« J’ai passé toute ma carrière au théâtre à choisir des œuvres qui mettent les femmes au centre et qui abordent des thèmes vastes et complexes », explique Sarks. « Cela m’a semblé tout naturel. »
Aux côtés de la scénographe Marg Horwell et du concepteur d'éclairage Paul Jackson, la production semi-scénique de l'Opéra d'Australie Briser les vagues adopte une approche minimaliste.
Répétitions pour la production semi-scénique de Breaking the Waves de l'Opéra d'Australie à Melbourne.
« Nous avons décidé tous les trois de créer un univers très simple et gestuel pour cette histoire », explique Sarks. « Marg apporte ces incroyables rideaux de fils de six mètres… parfois, ils ressemblent à de l’eau, ou même à de la pluie tombant du ciel. C’est ce sentiment d’épopée, et nous avons créé des images à l’intérieur et autour de ces rideaux. »
Le rideau isole et met en lumière Bess, lui donnant une certaine liberté et une vie émotionnelle intense. « L’opportunité de la mettre en valeur, de la séparer et de la mettre au premier plan semble tout à fait appropriée à cette histoire, pour s’assurer que le public se sente vraiment connecté à elle », explique Sarks. « Nous investissons autant que possible dans cette femme et dans sa quête de ce que signifie être bon. »

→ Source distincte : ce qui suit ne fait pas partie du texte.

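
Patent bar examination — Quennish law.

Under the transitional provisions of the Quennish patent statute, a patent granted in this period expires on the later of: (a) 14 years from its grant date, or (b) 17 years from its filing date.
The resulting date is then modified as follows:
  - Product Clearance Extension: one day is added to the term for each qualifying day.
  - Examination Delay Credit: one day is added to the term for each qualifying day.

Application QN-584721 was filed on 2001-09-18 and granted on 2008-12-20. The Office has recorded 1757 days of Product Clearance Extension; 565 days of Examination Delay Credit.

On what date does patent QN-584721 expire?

2029-04-29

(a) grant + 14 years → 20 December 2022.
(b) filing + 17 years → 18 September 2018.
Later of the two: 20 December 2022.
Product Clearance Extension: +1757 days → 12 October 2027.
Examination Delay Credit: +565 days → 29 April 2029.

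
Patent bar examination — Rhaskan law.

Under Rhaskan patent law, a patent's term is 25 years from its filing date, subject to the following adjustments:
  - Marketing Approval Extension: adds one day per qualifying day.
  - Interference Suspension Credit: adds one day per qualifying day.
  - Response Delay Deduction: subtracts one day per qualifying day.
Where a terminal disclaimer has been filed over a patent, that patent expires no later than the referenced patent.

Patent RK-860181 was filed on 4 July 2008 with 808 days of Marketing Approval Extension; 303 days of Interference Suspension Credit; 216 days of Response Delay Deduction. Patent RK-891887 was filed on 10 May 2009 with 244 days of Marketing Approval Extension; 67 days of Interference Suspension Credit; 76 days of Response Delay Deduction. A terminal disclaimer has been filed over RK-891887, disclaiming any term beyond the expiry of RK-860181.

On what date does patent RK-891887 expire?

December 31, 2034

Natural term of RK-891887:
  Base: filing + 25 years → 10 May 2034.
  Marketing Approval Extension: +244 days → 9 January 2035.
  Interference Suspension Credit: +67 days → 17 March 2035.
  Response Delay Deduction: −76 days → 31 December 2034.
Expiry of referenced patent RK-860181:
  Base: filing + 25 years → 4 July 2033.
  Marketing Approval Extension: +808 days → 20 September 2035.
  Interference Suspension Credit: +303 days → 19 July 2036.
  Response Delay Deduction: −216 days → 16 December 2035.
Terminal disclaimer: RK-891887 expires on the earlier of 31 December 2034 and 16 December 2035.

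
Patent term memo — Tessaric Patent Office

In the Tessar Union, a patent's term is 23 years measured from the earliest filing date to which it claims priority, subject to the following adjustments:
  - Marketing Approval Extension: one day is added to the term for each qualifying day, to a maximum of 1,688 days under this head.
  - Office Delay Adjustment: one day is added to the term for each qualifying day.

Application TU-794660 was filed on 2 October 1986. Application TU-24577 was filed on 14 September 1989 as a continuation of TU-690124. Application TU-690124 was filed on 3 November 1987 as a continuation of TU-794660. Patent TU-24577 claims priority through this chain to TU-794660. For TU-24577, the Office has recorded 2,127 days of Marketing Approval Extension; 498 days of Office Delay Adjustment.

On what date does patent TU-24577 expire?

September 27, 2015

Earliest priority filing: 2 October 1986.
Base term: 2 October 1986 + 23 years → 2 October 2009.
Marketing Approval Extension: 2127 days claimed exceeds the 1688-day cap, so +1688 days → 17 May 2014.
Office Delay Adjustment: +498 days → 27 September 2015.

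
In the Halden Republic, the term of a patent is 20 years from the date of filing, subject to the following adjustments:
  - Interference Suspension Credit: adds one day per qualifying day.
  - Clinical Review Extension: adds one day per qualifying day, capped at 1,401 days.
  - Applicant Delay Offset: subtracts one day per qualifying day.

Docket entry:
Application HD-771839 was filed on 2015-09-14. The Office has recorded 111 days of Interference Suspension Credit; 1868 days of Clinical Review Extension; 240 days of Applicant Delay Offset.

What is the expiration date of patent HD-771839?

Base term: filing date + 20 years → 14 September 2035.
Interference Suspension Credit: +111 days → 3 January 2036.
Clinical Review Extension: 1868 days claimed exceeds the 1401-day cap, so +1401 days → 4 November 2039.
Applicant Delay Offset: −240 days → 9 March 2039.

2039-03-09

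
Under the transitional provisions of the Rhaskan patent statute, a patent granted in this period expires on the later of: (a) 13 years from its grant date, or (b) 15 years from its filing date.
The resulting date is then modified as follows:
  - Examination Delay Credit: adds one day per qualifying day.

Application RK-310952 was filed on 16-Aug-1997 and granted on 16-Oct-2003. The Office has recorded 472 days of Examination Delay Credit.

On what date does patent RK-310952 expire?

2018-01-31

(a) grant + 13 years → 16 October 2016.
(b) filing + 15 years → 16 August 2012.
Later of the two: 16 October 2016.
Examination Delay Credit: +472 days → 31 January 2018.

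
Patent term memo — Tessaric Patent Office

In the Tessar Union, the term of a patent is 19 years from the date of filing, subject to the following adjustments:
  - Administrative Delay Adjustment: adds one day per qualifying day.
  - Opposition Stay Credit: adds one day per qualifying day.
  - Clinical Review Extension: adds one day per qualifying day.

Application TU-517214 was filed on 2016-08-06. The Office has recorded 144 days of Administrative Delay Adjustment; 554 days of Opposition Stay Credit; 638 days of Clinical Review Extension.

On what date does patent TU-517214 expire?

2039-04-03

Base term: filing date + 19 years → 6 August 2035.
Administrative Delay Adjustment: +144 days → 28 December 2035.
Opposition Stay Credit: +554 days → 4 July 2037.
Clinical Review Extension: +638 days → 3 April 2039.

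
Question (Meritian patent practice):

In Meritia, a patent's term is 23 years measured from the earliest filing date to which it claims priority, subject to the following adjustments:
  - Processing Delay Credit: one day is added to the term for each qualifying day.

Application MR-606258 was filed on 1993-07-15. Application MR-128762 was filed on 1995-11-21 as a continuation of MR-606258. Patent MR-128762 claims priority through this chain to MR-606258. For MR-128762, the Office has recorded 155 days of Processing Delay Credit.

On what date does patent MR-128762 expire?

Earliest priority filing: 15 July 1993.
Base term: 15 July 1993 + 23 years → 15 July 2016.
Processing Delay Credit: +155 days → 17 December 2016.

December 17, 2016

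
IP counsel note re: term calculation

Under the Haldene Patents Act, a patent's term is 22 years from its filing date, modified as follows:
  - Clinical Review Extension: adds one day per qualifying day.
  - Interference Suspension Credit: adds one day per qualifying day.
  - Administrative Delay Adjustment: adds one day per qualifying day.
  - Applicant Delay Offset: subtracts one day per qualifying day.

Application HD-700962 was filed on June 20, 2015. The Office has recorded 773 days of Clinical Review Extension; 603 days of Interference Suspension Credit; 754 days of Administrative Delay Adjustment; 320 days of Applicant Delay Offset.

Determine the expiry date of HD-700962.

2042-06-04

Base term: filing date + 22 years → 20 June 2037.
Clinical Review Extension: +773 days → 2 August 2039.
Interference Suspension Credit: +603 days → 27 March 2041.
Administrative Delay Adjustment: +754 days → 20 April 2043.
Applicant Delay Offset: −320 days → 4 June 2042.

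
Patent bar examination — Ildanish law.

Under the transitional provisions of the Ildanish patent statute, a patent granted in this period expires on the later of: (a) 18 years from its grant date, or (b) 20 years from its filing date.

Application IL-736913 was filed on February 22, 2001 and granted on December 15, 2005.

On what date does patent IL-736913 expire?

2023-12-15

(a) grant + 18 years → 15 December 2023.
(b) filing + 20 years → 22 February 2021.
Later of the two: 15 December 2023.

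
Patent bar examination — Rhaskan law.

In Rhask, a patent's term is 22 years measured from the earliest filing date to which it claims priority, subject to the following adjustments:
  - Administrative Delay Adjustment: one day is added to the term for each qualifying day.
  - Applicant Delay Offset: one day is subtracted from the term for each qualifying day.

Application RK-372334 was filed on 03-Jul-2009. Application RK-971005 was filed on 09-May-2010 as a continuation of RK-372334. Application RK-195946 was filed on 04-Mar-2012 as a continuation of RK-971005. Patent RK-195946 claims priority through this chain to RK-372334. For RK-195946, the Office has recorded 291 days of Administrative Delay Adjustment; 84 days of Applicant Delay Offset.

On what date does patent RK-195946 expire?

Earliest priority filing: 3 July 2009.
Base term: 3 July 2009 + 22 years → 3 July 2031.
Administrative Delay Adjustment: +291 days → 19 April 2032.
Applicant Delay Offset: −84 days → 26 January 2032.

2032-01-26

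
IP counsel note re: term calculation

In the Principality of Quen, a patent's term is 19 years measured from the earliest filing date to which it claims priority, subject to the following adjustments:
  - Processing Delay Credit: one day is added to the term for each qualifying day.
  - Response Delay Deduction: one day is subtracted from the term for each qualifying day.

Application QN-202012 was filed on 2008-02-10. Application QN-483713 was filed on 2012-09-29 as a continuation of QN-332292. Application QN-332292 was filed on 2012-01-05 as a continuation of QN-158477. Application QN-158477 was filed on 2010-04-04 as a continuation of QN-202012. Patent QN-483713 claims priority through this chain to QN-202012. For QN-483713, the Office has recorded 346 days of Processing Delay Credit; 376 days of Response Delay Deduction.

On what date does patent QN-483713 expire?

January 11, 2027

Earliest priority filing: 10 February 2008.
Base term: 10 February 2008 + 19 years → 10 February 2027.
Processing Delay Credit: +346 days → 22 January 2028.
Response Delay Deduction: −376 days → 11 January 2027.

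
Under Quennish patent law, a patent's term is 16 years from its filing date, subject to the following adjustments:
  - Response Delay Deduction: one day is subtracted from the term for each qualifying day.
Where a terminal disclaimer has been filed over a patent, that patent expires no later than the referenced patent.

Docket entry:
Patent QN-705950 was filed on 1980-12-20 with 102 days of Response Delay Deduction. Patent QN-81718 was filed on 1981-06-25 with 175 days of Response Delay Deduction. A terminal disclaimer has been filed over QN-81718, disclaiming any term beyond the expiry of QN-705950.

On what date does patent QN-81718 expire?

1996-09-09

Natural term of QN-81718:
  Base: filing + 16 years → 25 June 1997.
  Response Delay Deduction: −175 days → 1 January 1997.
Expiry of referenced patent QN-705950:
  Base: filing + 16 years → 20 December 1996.
  Response Delay Deduction: −102 days → 9 September 1996.
Terminal disclaimer: QN-81718 expires on the earlier of 1 January 1997 and 9 September 1996.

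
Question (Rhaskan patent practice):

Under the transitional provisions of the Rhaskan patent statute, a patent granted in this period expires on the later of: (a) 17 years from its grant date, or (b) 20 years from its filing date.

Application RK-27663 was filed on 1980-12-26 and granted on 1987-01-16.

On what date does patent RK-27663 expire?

(a) grant + 17 years → 16 January 2004.
(b) filing + 20 years → 26 December 2000.
Later of the two: 16 January 2004.

January 16, 2004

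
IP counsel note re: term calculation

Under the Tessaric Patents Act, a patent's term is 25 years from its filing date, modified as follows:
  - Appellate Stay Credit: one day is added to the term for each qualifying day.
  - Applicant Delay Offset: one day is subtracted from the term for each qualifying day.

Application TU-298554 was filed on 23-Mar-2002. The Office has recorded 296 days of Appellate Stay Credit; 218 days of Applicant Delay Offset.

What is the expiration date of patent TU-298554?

2027-06-09

Base term: filing date + 25 years → 23 March 2027.
Appellate Stay Credit: +296 days → 13 January 2028.
Applicant Delay Offset: −218 days → 9 June 2027.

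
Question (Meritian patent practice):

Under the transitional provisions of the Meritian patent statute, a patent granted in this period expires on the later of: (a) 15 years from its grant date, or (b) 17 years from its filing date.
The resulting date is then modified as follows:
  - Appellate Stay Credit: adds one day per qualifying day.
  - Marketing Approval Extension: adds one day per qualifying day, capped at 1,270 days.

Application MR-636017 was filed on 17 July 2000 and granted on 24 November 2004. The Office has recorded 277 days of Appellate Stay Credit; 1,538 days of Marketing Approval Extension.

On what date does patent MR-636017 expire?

(a) grant + 15 years → 24 November 2019.
(b) filing + 17 years → 17 July 2017.
Later of the two: 24 November 2019.
Appellate Stay Credit: +277 days → 27 August 2020.
Marketing Approval Extension: 1538 days claimed exceeds the 1270-day cap, so +1270 days → 18 February 2024.

February 18, 2024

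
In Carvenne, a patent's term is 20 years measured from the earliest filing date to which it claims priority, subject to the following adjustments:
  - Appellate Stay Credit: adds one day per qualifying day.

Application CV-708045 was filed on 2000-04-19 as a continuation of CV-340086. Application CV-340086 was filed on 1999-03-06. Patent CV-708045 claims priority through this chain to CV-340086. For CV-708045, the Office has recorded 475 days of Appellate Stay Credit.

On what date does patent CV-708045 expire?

June 23, 2020

Earliest priority filing: 6 March 1999.
Base term: 6 March 1999 + 20 years → 6 March 2019.
Appellate Stay Credit: +475 days → 23 June 2020.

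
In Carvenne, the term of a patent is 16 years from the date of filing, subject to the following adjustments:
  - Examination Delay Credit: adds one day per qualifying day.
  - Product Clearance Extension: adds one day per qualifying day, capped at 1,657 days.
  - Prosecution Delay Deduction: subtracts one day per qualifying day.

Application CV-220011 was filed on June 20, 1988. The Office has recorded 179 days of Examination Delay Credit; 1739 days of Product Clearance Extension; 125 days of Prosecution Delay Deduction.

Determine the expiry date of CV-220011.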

L'opéra ne recule pas devant le contenu extrême du film, mais il ne cherche pas à être gratuit.
« Je cesserai d’écrire des articles sur la violence contre les femmes lorsqu’il n’y aura plus de violence contre les femmes dans le monde… Je ne pense pas que mettre en lumière ce phénomène soit l’approuver », déclare Mazzoli. « Je raconte tout du point de vue de Bess… pour décrire la situation critique dans laquelle se trouvent de nombreuses femmes, dont moi-même. »

Anne-Louise Sarks met en scène un opéra pour la première fois.
Cette version, écrite et réalisée principalement par des femmes, change également la perspective. « C’est très important pour moi de pouvoir aborder ces histoires sous l’angle féminin », explique Sarks. « Cela influence tous les choix, notamment en ce qui concerne la représentation de la violence sur scène. »
Ces nuances font Briser la vagueC'est bien plus qu'une simple adaptation. Ni Mazzoli ni Sarks n'ont revu le film depuis des années, et à part la signature des droits, von Trier n'a pas été impliqué.
« J'aimerais à un moment donné avoir un dialogue avec lui, mais je reconnais aussi que ma vision de l'histoire est très différente de la sienne, et je pense que nous sommes tous les deux tout à fait d'accord avec cela », déclare Mazzoli.
Pour Sarks, la musique de Mazzoli transforme l'obscurité en lumière. « En ajoutant cette partition riche et époustouflante… (Mazzoli) parvient d'une manière ou d'une autre à créer ces moments de pure beauté ou d'élévation – de sorte que ce qui pourrait être sombre et angoissant devient presque céleste », dit-elle.
« La narration émotionnelle et psychologique est présente dans la musique. En tant que réalisateur, cela m’a vraiment libéré… de savoir que nous pouvions parfois en faire moins, car il y a d’autres éléments extraordinaires qui racontent l’histoire. »
Briser les vagues sera présenté au Hamer Hall le 26 juillet.